Mosaic Master Isaiah Zagar Offers Small Taste of Latest Art Space | NBC 10 Philadelphia

Mosaic Master Isaiah Zagar Offers Small Taste of Latest Art Space

Newsworks/Emma Lee
After eight years of work on his 10,000-square-foot space in South Philadelphia, Isaiah Zagar plans to host 80 paying guests for a night of art and barbacoa.

The creator of the legendary Magic Garden on South Street in Philadelphia will unveil his newest art space Monday evening.

Isaiah Zagar has been working on transforming a two-story building, once a supply warehouse, on Watkins Street in South Philadelphia – adjacent to the Neumann-Goretti Catholic High School – for eight years. He began as work on the labyrinthine, folk-art assemblage in the Magic Garden was wrapping up.

"I needed a new challenge," said Zagar, standing inside the 10,000-square-foot space. The square footage of mosaic embedded with found objects is much greater, considering that every surface of the floors, walls and ceilings is covered.

"Eat your heart out, Michelangelo. Eat your heart out, Piero della Francesca. Eat your heart out, Leonardo da Vinci," said Zagar. "You know, I want to eat their hearts because I love them. I'm a primitive man. I want to consume them."

The new space, still unnamed, is similar to the Magic Garden in that it is mostly broken-tile mosaics describing figures, with some passageways made of cement and found objects.

If the twisting grottoes of the Magic Garden can sometimes feel like a crypt, the Watkins Street building is a cathedral: the spaces are much more open, the ceiling is high, and windows allow shafts of light to rake the mirrored mosaics.

Zagar sees his work as a conversation between art history and his own id.

"Today I was sitting in Starbucks, and a very mysterious thing happened," he said. "A man walked in and sat down, and he turned into a portrait by Goya.

"Of course, I know why that happened, because I was just in Boston at the Goya show. His work impregnated me. When I walked through Starbucks, I was not thinking of Goya at all, I was thinking of my mocha. But there appeared Goya. I could not get that man to not be Goya."

Zagar will debut this space at a dinner party for paying guests featuring local barbacoa, a type of central Mexican barbecue.
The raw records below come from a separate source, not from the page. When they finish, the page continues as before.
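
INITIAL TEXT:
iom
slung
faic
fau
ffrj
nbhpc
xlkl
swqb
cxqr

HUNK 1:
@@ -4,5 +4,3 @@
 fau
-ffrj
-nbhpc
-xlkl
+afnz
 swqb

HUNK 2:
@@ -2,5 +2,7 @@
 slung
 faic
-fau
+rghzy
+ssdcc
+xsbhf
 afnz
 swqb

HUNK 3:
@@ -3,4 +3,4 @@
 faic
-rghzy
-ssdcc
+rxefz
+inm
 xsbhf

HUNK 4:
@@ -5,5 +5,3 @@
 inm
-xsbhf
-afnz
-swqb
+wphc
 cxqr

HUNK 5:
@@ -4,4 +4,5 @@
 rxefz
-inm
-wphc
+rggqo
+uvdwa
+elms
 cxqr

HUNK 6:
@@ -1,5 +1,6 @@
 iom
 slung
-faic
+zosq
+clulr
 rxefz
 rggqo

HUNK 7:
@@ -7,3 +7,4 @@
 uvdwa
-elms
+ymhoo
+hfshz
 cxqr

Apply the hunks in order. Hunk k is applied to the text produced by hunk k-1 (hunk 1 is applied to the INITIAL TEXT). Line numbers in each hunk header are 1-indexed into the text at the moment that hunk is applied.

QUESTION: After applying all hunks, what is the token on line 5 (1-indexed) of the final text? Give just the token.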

The 80 expected diners will be able to explore Zagar's artspace before he once again closes it to the public.

The work is not finished – some walls are still bare, the first-floor ceiling has not been started, and Zagar has a vision of creating a sort of cupola on the roof. He has no immediate plans to make it a public space.

"I can't describe it in words," said Zagar. "People ask, 'What are you saying with your art?' I can say, 'Well, peace and love.' But if it's only that that I'm saying, and you go away, you know nothing. You haven't experienced it."

Zagar is now 75 and does most of his work by his own hand, with assistance from students. He started the Magic Garden when he was 50, and it took 14 years. The more refined Watkins Street mosaics took half that time.

"My approach is one of evolution," said Zagar. "I want to work, until I die, in making art every day. This is an evolutionary process."